Here is what I know about the Duopa Pump:
Early this year, the U.S. Food and Drug Administration (FDA) approved Duopa, a gel formulation of carbidopa/levodopa enteral suspension infused directly into the small intestine. This treatment has been available for use in Europe since 2004. This exciting medical advancement will aid in controlling Parkinson’s disease symptoms from the fluctuations of on/off times due to absorption of medications such as Sinemet. The administration of medication being directly infused into the small intestine, allowing it to bypass the gut (which is usually the main issue of absorption). The medication can then cross the blood brain barrier and then work its magic. Similar to oral medication, Dyskinesia (a side effect of carbidopa/levodopa that causes uncontrollable movements) can still occur, seeing as we now flooded the whole brain with drug. We still haven’t found a way to target the small area of your brain that is needing more Dopamine.
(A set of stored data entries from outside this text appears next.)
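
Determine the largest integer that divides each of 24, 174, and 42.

24 = 2^3 × 3
174 = 2 × 3 × 29
42 = 2 × 3 × 7
gcd(24, 174, 42) = 2 × 3 = 6.

6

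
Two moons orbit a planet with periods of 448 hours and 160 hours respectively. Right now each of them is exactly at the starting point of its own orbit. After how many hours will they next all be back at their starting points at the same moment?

2240 hours

The first simultaneous occurrence is after LCM of the individual periods.
448 = 2^6 × 7
160 = 2^5 × 5
LCM(448, 160) = 2^6 × 5 × 7 = 2240.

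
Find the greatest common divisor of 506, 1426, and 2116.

506 = 2 × 11 × 23
1426 = 2 × 23 × 31
2116 = 2^2 × 23^2
gcd(506, 1426, 2116) = 2 × 23 = 46.

46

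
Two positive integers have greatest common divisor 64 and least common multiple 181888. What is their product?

For any two positive integers, gcd × lcm = product = 64 × 181888 = 11640832.

11640832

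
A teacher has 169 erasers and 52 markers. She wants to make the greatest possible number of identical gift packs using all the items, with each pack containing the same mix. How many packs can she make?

The pack count must divide each quantity, so the greatest is gcd(169, 52).
169 = 13^2
52 = 2^2 × 13
gcd(169, 52) = 13.

13 packs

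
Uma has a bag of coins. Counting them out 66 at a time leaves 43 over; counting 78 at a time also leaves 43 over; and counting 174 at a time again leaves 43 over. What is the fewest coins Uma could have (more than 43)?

N − 43 must be a common multiple of 66, 78, and 174.
66 = 2 × 3 × 11
78 = 2 × 3 × 13
174 = 2 × 3 × 29
LCM(66, 78, 174) = 2 × 3 × 11 × 13 × 29 = 24882.
Smallest N > 43 is LCM + 43 = 24882 + 43 = 24925.

24925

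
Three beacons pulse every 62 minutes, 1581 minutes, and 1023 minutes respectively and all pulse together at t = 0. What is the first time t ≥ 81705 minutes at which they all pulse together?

Joint pulses occur at multiples of LCM(62, 1581, 1023).
62 = 2 × 31
1581 = 3 × 17 × 31
1023 = 3 × 11 × 31
LCM(62, 1581, 1023) = 2 × 3 × 11 × 17 × 31 = 34782.
Smallest multiple of 34782 that is ≥ 81705: ⌈81705/34782⌉ × 34782 = 3 × 34782 = 104346.

104346 minutes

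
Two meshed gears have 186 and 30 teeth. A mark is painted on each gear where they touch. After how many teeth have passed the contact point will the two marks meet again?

The first simultaneous occurrence is after LCM of the individual periods.
186 = 2 × 3 × 31
30 = 2 × 3 × 5
LCM(186, 30) = 2 × 3 × 5 × 31 = 930.

930 teeth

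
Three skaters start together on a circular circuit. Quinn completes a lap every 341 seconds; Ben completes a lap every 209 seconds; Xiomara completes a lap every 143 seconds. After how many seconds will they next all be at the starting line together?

84227 seconds

We need the least common multiple of the intervals.
341 = 11 × 31
209 = 11 × 19
143 = 11 × 13
LCM(341, 209, 143) = 11 × 13 × 19 × 31 = 84227.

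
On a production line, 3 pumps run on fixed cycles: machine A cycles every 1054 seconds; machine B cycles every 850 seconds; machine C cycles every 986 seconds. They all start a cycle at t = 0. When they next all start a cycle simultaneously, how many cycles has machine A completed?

725 cycles

They are all back at their starting positions together after one LCM of the periods.
1054 = 2 × 17 × 31
850 = 2 × 5^2 × 17
986 = 2 × 17 × 29
LCM(1054, 850, 986) = 2 × 5^2 × 17 × 29 × 31 = 764150.
Cycles for period 1054: 764150 / 1054 = 725.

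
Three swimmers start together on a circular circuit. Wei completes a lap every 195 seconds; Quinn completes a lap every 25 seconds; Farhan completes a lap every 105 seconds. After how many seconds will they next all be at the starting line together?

6825 seconds

They coincide at every common multiple of the periods; the first is the LCM.
195 = 3 × 5 × 13
25 = 5^2
105 = 3 × 5 × 7
LCM(195, 25, 105) = 3 × 5^2 × 7 × 13 = 6825.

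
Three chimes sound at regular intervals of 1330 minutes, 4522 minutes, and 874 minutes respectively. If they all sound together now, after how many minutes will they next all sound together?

They coincide at every common multiple of the periods; the first is the LCM.
1330 = 2 × 5 × 7 × 19
4522 = 2 × 7 × 17 × 19
874 = 2 × 19 × 23
LCM(1330, 4522, 874) = 2 × 5 × 7 × 17 × 19 × 23 = 520030.

520030 minutes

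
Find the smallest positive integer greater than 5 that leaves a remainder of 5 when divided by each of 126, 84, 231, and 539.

19409

N − 5 must be a common multiple of 126, 84, 231, and 539.
126 = 2 × 3^2 × 7
84 = 2^2 × 3 × 7
231 = 3 × 7 × 11
539 = 7^2 × 11
LCM(126, 84, 231, 539) = 2^2 × 3^2 × 7^2 × 11 = 19404.
Smallest N > 5 is LCM + 5 = 19404 + 5 = 19409.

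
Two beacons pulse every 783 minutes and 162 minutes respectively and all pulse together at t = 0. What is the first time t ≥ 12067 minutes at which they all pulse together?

Joint pulses occur at multiples of LCM(783, 162).
783 = 3^3 × 29
162 = 2 × 3^4
LCM(783, 162) = 2 × 3^4 × 29 = 4698.
Smallest multiple of 4698 that is ≥ 12067: ⌈12067/4698⌉ × 4698 = 3 × 4698 = 14094.

14094 minutes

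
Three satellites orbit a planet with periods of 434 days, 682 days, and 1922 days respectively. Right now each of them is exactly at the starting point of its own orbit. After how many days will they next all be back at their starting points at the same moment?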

Hopefully that is on our Parkie To-do list!
A small external infusion pump administers the gel continuously over 16 hours. Sinemet is then used at night when the medication is not being used. And yes, for the fashionable Parkie, you can find an adorable cross-body purse, fanny pack or bedazzle the pump to make it more aesthetically appealing.
-Pump allows continuous administration of the medication, lowering the on/off fluctuations.
-Another alternative for those who do not tolerate oral medication due to Gastrointestinal issues.
-Convenient for those who already have a feeding tube placed.
-Alternative for those with Dysphagia (swallowing issues).
-Higher risk of site infection near tubing or stoma.
-External pump can be challenging to carry on your body.
-Medication cartridges must be changed daily.
-Unable to get the site wet, so no more skinny dipping.
– Showering can be challenging seeing as you need to disconnect from the pump.
Just like Deep Brain Stimulation, Duopa is another treatment option for Parkinson’s disease, but it’s a personal choice and may not be perfect fit for everyone. To get more information about Duopa, click here.
So now to my readers, has anyone had any experience with Duopa that they would like to share?